Usually when I finally give a machine away, it's so old, the license sticker on the side is no longer a current OS. Nor do I have the OS disks. As a result, I just wipe the machine. The next couple of years might be a first.
1) it's placing a copy of Windows that's registered to the Church on the hard drive.
2) It includes commercial, non-free software (Such as LANDesk and Symantec Antivirus)
3) Desktop 5.5 is locked down. The new user may find it difficult to work with.
Usually when I finally give a machine away, it's so old, the license sticker on the side is no longer a current OS. Nor do I have the OS disks. As a result, I just wipe the machine. The next couple of years might be a first.
-
- Member
- Posts: 278
- Joined: Wed Mar 21, 2007 9:12 am
Bad!
Bad Idea!Merlin Oleson wrote:I have used 5.5 to scrub the old computers without reinstalling MLS or Symantec. It leaves the comprter usable to give away with user frendly software. What does everyone think? Good idea or bad.

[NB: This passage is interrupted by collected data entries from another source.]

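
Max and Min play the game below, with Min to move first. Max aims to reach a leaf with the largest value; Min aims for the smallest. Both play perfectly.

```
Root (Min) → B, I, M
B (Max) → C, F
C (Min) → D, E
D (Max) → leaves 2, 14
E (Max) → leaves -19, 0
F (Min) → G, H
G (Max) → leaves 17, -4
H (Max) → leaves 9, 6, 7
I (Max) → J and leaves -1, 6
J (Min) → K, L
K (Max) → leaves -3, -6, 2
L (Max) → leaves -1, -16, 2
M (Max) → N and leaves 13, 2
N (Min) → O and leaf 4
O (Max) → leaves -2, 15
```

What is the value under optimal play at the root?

D (Max): max(2, 14) = 14
E (Max): max(-19, 0) = 0
C (Min): min(14, 0) = 0
G (Max): max(17, -4) = 17
H (Max): max(9, 6, 7) = 9
F (Min): min(17, 9) = 9
B (Max): max(0, 9) = 9
K (Max): max(-3, -6, 2) = 2
L (Max): max(-1, -16, 2) = 2
J (Min): min(2, 2) = 2
I (Max): max(2, -1, 6) = 6
O (Max): max(-2, 15) = 15
N (Min): min(15, 4) = 4
M (Max): max(4, 13, 2) = 13
Root (Min): min(9, 6, 13) = 6

6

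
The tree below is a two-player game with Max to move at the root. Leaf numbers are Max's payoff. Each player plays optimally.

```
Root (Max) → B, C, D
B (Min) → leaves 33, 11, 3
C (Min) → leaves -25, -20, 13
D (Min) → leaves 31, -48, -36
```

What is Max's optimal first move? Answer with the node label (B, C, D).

B

B (Min): min(33, 11, 3) = 3
C (Min): min(-25, -20, 13) = -25
D (Min): min(31, -48, -36) = -48
Root (Max): max(3, -25, -48) = 3
Max picks the child with the highest value: B (value 3).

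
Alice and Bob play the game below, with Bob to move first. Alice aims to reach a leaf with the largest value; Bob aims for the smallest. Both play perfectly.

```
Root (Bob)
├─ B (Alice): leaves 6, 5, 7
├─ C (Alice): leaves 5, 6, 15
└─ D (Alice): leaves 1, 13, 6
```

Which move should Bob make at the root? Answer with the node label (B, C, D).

B

B (Alice): max(6, 5, 7) = 7
C (Alice): max(5, 6, 15) = 15
D (Alice): max(1, 13, 6) = 13
Root (Bob): min(7, 15, 13) = 7
Bob picks the child with the lowest value: B (value 7).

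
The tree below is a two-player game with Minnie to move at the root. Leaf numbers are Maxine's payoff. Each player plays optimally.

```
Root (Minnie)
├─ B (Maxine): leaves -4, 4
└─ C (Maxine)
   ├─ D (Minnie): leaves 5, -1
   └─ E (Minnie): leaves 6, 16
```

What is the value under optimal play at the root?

B (Maxine): max(-4, 4) = 4
D (Minnie): min(5, -1) = -1
E (Minnie): min(6, 16) = 6
C (Maxine): max(-1, 6) = 6
Root (Minnie): min(4, 6) = 4

4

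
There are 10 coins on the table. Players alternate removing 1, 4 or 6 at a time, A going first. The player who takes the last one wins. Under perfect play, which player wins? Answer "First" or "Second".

Second

Mark each pile size as W (mover wins) or L (mover loses):
i:   0  1  2  3  4  5  6  7  8  9 10
     L  W  L  W  W  L  W  L  W  W  L
Position 10 is L, so the second player wins.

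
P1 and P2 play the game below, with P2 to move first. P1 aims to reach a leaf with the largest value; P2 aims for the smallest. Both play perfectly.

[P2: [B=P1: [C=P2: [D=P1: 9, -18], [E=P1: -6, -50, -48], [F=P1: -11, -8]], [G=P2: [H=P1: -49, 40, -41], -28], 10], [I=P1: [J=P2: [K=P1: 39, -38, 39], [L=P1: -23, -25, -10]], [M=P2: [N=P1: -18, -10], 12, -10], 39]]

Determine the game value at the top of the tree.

10

D (P1): max(9, -18) = 9
E (P1): max(-6, -50, -48) = -6
F (P1): max(-11, -8) = -8
C (P2): min(9, -6, -8) = -8
H (P1): max(-49, 40, -41) = 40
G (P2): min(40, -28) = -28
B (P1): max(-8, -28, 10) = 10
K (P1): max(39, -38, 39) = 39
L (P1): max(-23, -25, -10) = -10
J (P2): min(39, -10) = -10
N (P1): max(-18, -10) = -10
M (P2): min(-10, 12, -10) = -10
I (P1): max(-10, -10, 39) = 39
Root (P2): min(10, 39) = 10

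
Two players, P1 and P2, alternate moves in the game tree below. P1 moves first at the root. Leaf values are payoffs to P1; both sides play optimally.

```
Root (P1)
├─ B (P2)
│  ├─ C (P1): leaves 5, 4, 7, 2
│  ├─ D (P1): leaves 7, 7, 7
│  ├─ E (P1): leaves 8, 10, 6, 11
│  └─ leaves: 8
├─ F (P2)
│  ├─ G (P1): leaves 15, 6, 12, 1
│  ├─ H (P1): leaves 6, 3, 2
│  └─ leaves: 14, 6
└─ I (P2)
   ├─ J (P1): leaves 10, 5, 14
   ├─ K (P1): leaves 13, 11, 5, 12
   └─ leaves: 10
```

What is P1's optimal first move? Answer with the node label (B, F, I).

C (P1): max(5, 4, 7, 2) = 7
D (P1): max(7, 7, 7) = 7
E (P1): max(8, 10, 6, 11) = 11
B (P2): min(7, 7, 11, 8) = 7
G (P1): max(15, 6, 12, 1) = 15
H (P1): max(6, 3, 2) = 6
F (P2): min(15, 6, 14, 6) = 6
J (P1): max(10, 5, 14) = 14
K (P1): max(13, 11, 5, 12) = 13
I (P2): min(14, 13, 10) = 10
Root (P1): max(7, 6, 10) = 10
P1 picks the child with the highest value: I (value 10).

I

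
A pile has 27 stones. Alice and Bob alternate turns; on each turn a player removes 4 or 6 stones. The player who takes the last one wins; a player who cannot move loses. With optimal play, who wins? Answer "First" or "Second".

First

Compute winning (W) and losing (L) positions by backward induction:
i:   0  1  2  3  4  5  6  7  8  9 10 11 12 13 14 15 16 17 18 19 20 21 22 23 24 25 26 27
     L  L  L  L  W  W  W  W  W  W  L  L  L  L  W  W  W  W  W  W  L  L  L  L  W  W  W  W
Position 27 is W, so the first player wins.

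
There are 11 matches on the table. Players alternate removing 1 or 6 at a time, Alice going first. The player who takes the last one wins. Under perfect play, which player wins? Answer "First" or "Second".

Second

i:   0  1  2  3  4  5  6  7  8  9 10 11
     L  W  L  W  L  W  W  L  W  L  W  L
Position 11 is L, so the second player wins.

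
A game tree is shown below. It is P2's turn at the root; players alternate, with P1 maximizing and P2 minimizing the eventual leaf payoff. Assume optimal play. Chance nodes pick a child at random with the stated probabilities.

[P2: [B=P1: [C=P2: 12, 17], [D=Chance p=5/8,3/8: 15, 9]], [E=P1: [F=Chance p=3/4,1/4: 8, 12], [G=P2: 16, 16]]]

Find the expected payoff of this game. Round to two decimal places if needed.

C (P2): min(12, 17) = 12
D (Chance): 5/8·15 + 3/8·9 = 12.75
B (P1): max(12, 12.75) = 12.75
F (Chance): 3/4·8 + 1/4·12 = 9
G (P2): min(16, 16) = 16
E (P1): max(9, 16) = 16
Root (P2): min(12.75, 16) = 12.75

12.75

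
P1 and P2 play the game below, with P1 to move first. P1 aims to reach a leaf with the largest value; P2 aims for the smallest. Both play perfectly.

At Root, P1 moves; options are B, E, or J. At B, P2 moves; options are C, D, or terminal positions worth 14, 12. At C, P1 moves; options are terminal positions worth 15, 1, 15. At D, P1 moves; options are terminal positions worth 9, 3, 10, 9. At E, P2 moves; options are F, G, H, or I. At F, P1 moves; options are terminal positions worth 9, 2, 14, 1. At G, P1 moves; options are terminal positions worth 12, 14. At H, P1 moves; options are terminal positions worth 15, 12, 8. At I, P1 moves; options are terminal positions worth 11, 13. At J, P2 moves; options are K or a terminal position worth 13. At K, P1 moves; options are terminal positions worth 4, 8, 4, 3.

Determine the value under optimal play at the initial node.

C (P1): max(15, 1, 15) = 15
D (P1): max(9, 3, 10, 9) = 10
B (P2): min(15, 10, 14, 12) = 10
F (P1): max(9, 2, 14, 1) = 14
G (P1): max(12, 14) = 14
H (P1): max(15, 12, 8) = 15
I (P1): max(11, 13) = 13
E (P2): min(14, 14, 15, 13) = 13
K (P1): max(4, 8, 4, 3) = 8
J (P2): min(8, 13) = 8
Root (P1): max(10, 13, 8) = 13

13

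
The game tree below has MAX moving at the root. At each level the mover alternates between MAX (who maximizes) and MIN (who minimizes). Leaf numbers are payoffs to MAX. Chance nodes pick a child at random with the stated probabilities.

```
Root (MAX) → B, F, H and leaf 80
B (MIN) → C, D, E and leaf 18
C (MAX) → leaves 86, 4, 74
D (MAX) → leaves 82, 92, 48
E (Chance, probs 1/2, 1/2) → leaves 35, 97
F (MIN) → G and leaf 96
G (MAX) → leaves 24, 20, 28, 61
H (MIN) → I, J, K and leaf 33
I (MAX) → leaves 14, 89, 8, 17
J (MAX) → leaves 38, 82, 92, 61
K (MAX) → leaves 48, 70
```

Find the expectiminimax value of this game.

80

C (MAX): max(86, 4, 74) = 86
D (MAX): max(82, 92, 48) = 92
E (Chance): 1/2·35 + 1/2·97 = 66
B (MIN): min(86, 92, 66, 18) = 18
G (MAX): max(24, 20, 28, 61) = 61
F (MIN): min(61, 96) = 61
I (MAX): max(14, 89, 8, 17) = 89
J (MAX): max(38, 82, 92, 61) = 92
K (MAX): max(48, 70) = 70
H (MIN): min(89, 92, 70, 33) = 33
Root (MAX): max(18, 61, 33, 80) = 80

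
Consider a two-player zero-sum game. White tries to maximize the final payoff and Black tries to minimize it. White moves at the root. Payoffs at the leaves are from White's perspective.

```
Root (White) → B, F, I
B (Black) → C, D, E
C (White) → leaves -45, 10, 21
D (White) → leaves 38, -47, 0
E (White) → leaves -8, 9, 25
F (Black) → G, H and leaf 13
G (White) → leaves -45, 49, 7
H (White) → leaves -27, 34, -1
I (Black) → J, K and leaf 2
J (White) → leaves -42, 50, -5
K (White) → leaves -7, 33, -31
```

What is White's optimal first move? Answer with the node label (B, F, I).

B

C (White): max(-45, 10, 21) = 21
D (White): max(38, -47, 0) = 38
E (White): max(-8, 9, 25) = 25
B (Black): min(21, 38, 25) = 21
G (White): max(-45, 49, 7) = 49
H (White): max(-27, 34, -1) = 34
F (Black): min(49, 34, 13) = 13
J (White): max(-42, 50, -5) = 50
K (White): max(-7, 33, -31) = 33
I (Black): min(50, 33, 2) = 2
Root (White): max(21, 13, 2) = 21
White picks the child with the highest value: B (value 21).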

I would as a rule NEVER give a machine to someone else with a MS OS on it. Their licenses are a bit of a pain to work with, and are not friendly to that sort of sharing. Often, when donating a machine, you don't have the original install media, or OEM disk, so you can't install a version that matches the sticker on the side of the machine. If I have a machine w/o a sticker, often I don't have the license paperwork. So I would end up putting an improperly licensed OS on it. That makes ME liable, and can be confusing for the recipient when they can't get support, or their OS quits because MS finds out it isn't licensed properly.
Find a nice Ubuntu disk, and put it on the machine. At worst, the machine is usable.